Anyone who just looks at the video above will think that we are showing a cheese wheel before anything else. When the video plays, they’ll think it is a sliced cheese during an earthquake. The truth is you are watching how a single-crystal nickel-rich cathode behaves while it charges and discharges thanks to a new PNNL (Pacific Northwest National Laboratory) research about how these new cathodes can help improve lithium-ion batteries.

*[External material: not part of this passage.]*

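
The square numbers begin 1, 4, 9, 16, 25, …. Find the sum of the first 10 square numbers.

385

Σ_{i=1}^{10} i² = 10·11·21/6 = 385.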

You already heard about these structures when we told you about the SVolt and the CATL million-mile cells. Tesla patents also mentioned this single-crystal cathode. What PNNL did was increasing the amount of nickel these cathodes contain and analyze how stable they can be.
While the JES paper about the Tesla patents talks about NMC532 (LiNi0.5Mn0.3Co0.2O2, with five parts of nickel, three of manganese, and 2 of cobalt), the PNNL researchers worked with NMC76, or LiNi0.76Mn0.14Co0.1O2, which has 7.6 parts of nickel per 1.4 of manganese and 1 of cobalt. In other words, a lot more nickel than that with which Tesla researchers are currently working.
Current lithium-ion batteries work with polycrystalline NMC cathodes, or else, there are many crystal particles in these cathodes. As the PNNL research explains, that leads to cracks when primary particles swell during cycling. These cracks expose the structure to the electrolyte and to side reactions that accelerate battery degradation.
If properly dealt with, single-crystal cathodes do not have that. They have layers – or lattices – that glide when charging and discharging happens. That’s the “earthquake” that moves the “cheese slices” in the video above.
The PNNL researchers analyzed the single-crystal nickel-rich cathode and discovered that microcracks show up in the structure in the formation process. The difference to polycrystalline NMC structures is that they are stable.
The study suggests that we can have these new cathodes if the crystal is reduced to less than 3.5 millimeters, “absorbing accumulated strain energy through modification of the structure symmetry, or simply optimizing the depth of charge without sacrificing much reversible capacity.” We wonder if the SVolt and CATL million-mile batteries adopt those strategies.